Although most of us would not act out our anger in such dramatic fashion, parents of adolescents can easily empathize with the laptop assassin.
After spending a lot of time and money fixing her computer, the dutiful dad discovered a post on her Facebook page in which she bemoaned the handful of modest chores she was expected to do around the house and castigated her parents for treating her like a slave.
It was a fairly typical example of hyperbolic teenage angst, but it was there for her friends to see and her father didn't like it. He recorded a video response to her adolescent outburst (culminating in the killing of the computer), loaded it to Youtube, and then posted it on her Facebook page.
Now the whole world is privy to their personal problems.
Welcome to the Age of Total Exposure, when everybody knows everything about everybody else – not because prying governments and corporations snoop on us, but because we voluntarily surrender our privacy and seem ready to reveal our innermost secrets to perfect strangers.

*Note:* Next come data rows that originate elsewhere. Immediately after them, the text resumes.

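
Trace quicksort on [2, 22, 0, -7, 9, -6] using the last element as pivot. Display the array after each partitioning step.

Partition 1: pivot=-6 at index 1 -> [-7, -6, 0, 2, 9, 22]
Partition 2: pivot=22 at index 5 -> [-7, -6, 0, 2, 9, 22]
Partition 3: pivot=9 at index 4 -> [-7, -6, 0, 2, 9, 22]
Partition 4: pivot=2 at index 3 -> [-7, -6, 0, 2, 9, 22]


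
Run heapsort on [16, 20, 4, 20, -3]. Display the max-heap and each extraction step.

Build heap: [20, 20, 4, 16, -3]
Extract 20: [20, 16, 4, -3, 20]
Extract 20: [16, -3, 4, 20, 20]
Extract 16: [4, -3, 16, 20, 20]
Extract 4: [-3, 4, 16, 20, 20]


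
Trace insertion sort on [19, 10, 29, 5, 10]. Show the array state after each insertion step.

First element 19 is already 'sorted'
Insert 10: shifted 1 elements -> [10, 19, 29, 5, 10]
Insert 29: shifted 0 elements -> [10, 19, 29, 5, 10]
Insert 5: shifted 3 elements -> [5, 10, 19, 29, 10]
Insert 10: shifted 2 elements -> [5, 10, 10, 19, 29]


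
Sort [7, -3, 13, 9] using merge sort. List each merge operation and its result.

Divide and conquer:
  Merge [7] + [-3] -> [-3, 7]
  Merge [13] + [9] -> [9, 13]
  Merge [-3, 7] + [9, 13] -> [-3, 7, 9, 13]


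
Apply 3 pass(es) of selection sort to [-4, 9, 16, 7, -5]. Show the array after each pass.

Pass 1: Select minimum -5 at index 4, swap -> [-5, 9, 16, 7, -4]
Pass 2: Select minimum -4 at index 4, swap -> [-5, -4, 16, 7, 9]
Pass 3: Select minimum 7 at index 3, swap -> [-5, -4, 7, 16, 9]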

Whatever happened to circumspection? Does no one remember the admonitions of parents or grandparents not to air the family laundry? Are gamblers the only ones who still understand that what happens in Vegas stays in Vegas?
To take a local example, what was Matthew McMahon thinking when he filed suit against his former stepmother in Galveston County Court last Valentine's Day, accusing her of running up charges on his credit card and not reimbursing him for them?
Sure, he wanted his money back, but did he not understand that he was creating a public record of a private squabble?
How many other litigants live to regret their rush to judgments? This is something we all should think about before going to court, not after.